20 March 2013, 12:00 pm


We study efficient and stable mechanisms in many-to-one matching markets when the number of agents is large. We first consider an environment where individuals' preferences are drawn randomly from a class of distributions allowing for both common value and idiosyncratic components. In this context, as the market grows, all Pareto efficient mechanisms (including top trading cycles, serial dictatorship, and their randomized variants) generate total payoffs that converge to the utilitarian upper bound. This result implies that Pareto-efficient mechanisms are asymptotically payoff equivalent in the population distribution sense --- that is, "up to renaming of agents." In an environment where objects' priorities are also randomly drawn, we show that the agents' payoffs under any stable matching mechanism approximate those achieved by Pareto-efficient mechanisms in large markets.

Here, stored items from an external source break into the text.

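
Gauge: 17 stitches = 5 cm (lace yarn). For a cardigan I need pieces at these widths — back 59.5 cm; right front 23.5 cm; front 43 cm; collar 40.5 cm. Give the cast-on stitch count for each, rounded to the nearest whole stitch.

Rate = 17/5 = 3.4 sts per cm.
back: 59.5 × 3.4 = 202.30 → 202.
right front: 23.5 × 3.4 = 79.90 → 80.
front: 43 × 3.4 = 146.20 → 146.
collar: 40.5 × 3.4 = 137.70 → 138.

back 202; right front 80; front 146; collar 138.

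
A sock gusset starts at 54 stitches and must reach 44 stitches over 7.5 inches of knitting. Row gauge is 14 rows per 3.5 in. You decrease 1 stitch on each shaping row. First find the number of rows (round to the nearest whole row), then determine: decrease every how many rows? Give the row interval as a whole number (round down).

Decrease every 3rd row.

Rows = 7.5 × 4 = 30.0 → 30 rows.
Stitches to remove: 10 → 10 shaping rows (at 1 st each).
30 / 10 = 3.00 → every 3 rows.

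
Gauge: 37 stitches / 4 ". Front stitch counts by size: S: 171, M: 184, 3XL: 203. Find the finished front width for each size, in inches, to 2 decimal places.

37/4 = 9.25 sts per in.
S: 171 / 9.25 = 18.486 → 18.49 in.
M: 184 / 9.25 = 19.892 → 19.89 in.
3XL: 203 / 9.25 = 21.946 → 21.95 in.

S 18.49 inches; M 19.89 inches; 3XL 21.95 inches.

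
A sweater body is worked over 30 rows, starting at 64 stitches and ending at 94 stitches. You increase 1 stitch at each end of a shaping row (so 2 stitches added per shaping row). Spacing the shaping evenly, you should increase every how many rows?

Increase every 2nd row.

Stitches to add: |94 − 64| = 30.
Shaping rows needed: 30 / 2 = 15.
30 rows / 15 = every 2 rows.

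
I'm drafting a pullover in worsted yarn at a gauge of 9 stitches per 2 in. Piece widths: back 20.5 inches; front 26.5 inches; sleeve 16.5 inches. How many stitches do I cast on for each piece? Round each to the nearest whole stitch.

back 92; front 119; sleeve 74.

Rate = 9/2 = 4.5 sts per in.
back: 20.5 × 4.5 = 92.25 → 92.
front: 26.5 × 4.5 = 119.25 → 119.
sleeve: 16.5 × 4.5 = 74.25 → 74.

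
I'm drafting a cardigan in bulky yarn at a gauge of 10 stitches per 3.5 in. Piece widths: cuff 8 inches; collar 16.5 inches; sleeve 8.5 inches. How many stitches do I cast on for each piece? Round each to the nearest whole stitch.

Rate = 10/3.5 = 2.857 sts per in.
cuff: 8 × 2.857 = 22.86 → 23.
collar: 16.5 × 2.857 = 47.14 → 47.
sleeve: 8.5 × 2.857 = 24.29 → 24.

cuff 23; collar 47; sleeve 24.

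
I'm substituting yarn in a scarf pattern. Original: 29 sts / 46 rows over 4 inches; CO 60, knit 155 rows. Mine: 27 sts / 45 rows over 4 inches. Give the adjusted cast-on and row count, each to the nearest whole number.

Stitches: 60 × 27/29 = 55.86 → 56.
Rows: 155 × 45/46 = 151.63 → 152.

Cast on 56 stitches; work 152 rows.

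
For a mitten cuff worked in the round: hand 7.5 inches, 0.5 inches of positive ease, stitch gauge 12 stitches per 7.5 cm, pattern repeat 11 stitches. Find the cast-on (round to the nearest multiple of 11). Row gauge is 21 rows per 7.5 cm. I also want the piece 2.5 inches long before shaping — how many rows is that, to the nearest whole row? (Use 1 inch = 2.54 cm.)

Finished = 7.5 + 0.5 = 8 inches.
8 inches × 2.54 = 20.32 cm.
12/7.5 = 1.6 sts per cm; 20.32 × 1.6 = 32.51 sts.
Nearest multiple of 11 → 33.
2.5 inches = 6.35 cm; × 2.8 = 17.78 → 18 rows.

Cast on 33 stitches; work 18 rows.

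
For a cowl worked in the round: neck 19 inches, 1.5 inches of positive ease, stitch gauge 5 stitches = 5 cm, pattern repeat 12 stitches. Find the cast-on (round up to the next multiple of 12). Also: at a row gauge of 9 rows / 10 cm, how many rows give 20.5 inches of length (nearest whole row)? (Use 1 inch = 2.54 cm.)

Finished = 19 + 1.5 = 20.5 inches.
20.5 inches × 2.54 = 52.07 cm.
5/5 = 1 sts per cm; 52.07 × 1 = 52.07 sts.
Next multiple of 12 → 60.
20.5 inches = 52.07 cm; × 0.9 = 46.86 → 47 rows.

Cast on 60 stitches; work 47 rows.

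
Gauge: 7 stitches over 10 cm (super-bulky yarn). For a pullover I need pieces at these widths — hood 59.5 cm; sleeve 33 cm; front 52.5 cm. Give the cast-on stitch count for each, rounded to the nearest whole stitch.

hood 42; sleeve 23; front 37.

Rate = 7/10 = 0.7 sts per cm.
hood: 59.5 × 0.7 = 41.65 → 42.
sleeve: 33 × 0.7 = 23.10 → 23.
front: 52.5 × 0.7 = 36.75 → 37.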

Therefore, stable mechanisms tend to be efficient as the market grows. However, Pareto-efficient mechanisms may not become (approximately) stable in large economies. In particular, we show that under the top-trading cycle mechanism a non-vanishing proportion of blocking pairs remains present as the economy grows. Those results help discriminate between two of the most prominent mechanisms discussed in the literature and used in practice.